Retail investors can access this liquidity and this information... it's not something special that no one can access. Again, I know this is true from experience.
gee... here's another thought: it's also possible for people to hide some of their order. For instance, you could enter an order to buy 100K of something on Nasdaq but only show buying 500. Maybe everyone should have to display full size on every order? Well if that was the rule wouldn't you just break the 100K up into 500 share lots yourself? In that case... we need a new rule saying that you have to enter the whole amount you want to buy / sell all at once. Then maybe I'll just wait until tomorrow to do some of it? Ok... then we need a new rule saying a trader can only enter an order once a week.
Do you see where this kind of idiotic intervention goes? You have people who don't understand the mechanics of markets (the vast majority of ET readers also fall here btw) trying to make rules. This cannot end well. Markets are not and never have been fair. That's an illusion. Realize if you want to participate you are playing against a stacked deck and deal with it.
FYI, I pop on ET once every few years and usually get irritated and go away within a few weeks. Just so you know what happens when I vanish!
You agree equity markets are rigged, then act like nobody gets screwed. Which makes your argument (that it's all roses!), nonsensical.
By definition, when any game is rigged, one side is favored over the other.
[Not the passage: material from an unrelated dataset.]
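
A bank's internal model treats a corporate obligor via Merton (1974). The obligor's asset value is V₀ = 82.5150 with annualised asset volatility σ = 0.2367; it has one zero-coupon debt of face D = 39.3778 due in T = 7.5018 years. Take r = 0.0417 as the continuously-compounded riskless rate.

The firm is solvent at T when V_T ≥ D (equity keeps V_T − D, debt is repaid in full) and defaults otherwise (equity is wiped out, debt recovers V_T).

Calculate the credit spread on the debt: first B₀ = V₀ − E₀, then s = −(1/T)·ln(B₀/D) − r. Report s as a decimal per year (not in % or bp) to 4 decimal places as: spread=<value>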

So which side is favored? And which isn't?
I'll take the time to answer that question.
The side that has access to and employs dark pools and HFT has a discernible advantage over the side that does not.
You may have worked for a large Pension Fund (aka "The Public"), as you say. But Not All Pension funds are Large, or have the resources to capitalize on HFT or Dark Pools. So, in that case, your Large "Public" Fund, would screw the smaller, less capitalized "Public" fund. Or, in reality, many of them.
You don't understand my point about large order probing or HFT. A large order (institutional size), gets broken into smaller pieces, which are still LARGE relative to volume sitting on the bid/ask. How it relates to HFT: large orders can't probe the market successfully, because HFT seeks hidden volume (market orders) and front-run it. The Big Guys can't get use limit orders for Big Orders. Retail will front-run that. And market orders broken into pieces (FOR BIG ORDERS), get front-run by HFT. So Dark Pools are used. Get my point?
You say that Retailers can access Dark Pool liquidity and T&S information? Could you please tell us where we can find that info?
The difference between ice-berg orders on the Naz and Dark Pools - hidden orders on the NAZ get front-run by HFT!!! There's no HFT in Dark Pools!
So, once again, the Big Guys trade in Dark Pools, so they don't get caught by their own traps laid to ensnare small traders.
It's okay if you get irritated, btw. I don't really care.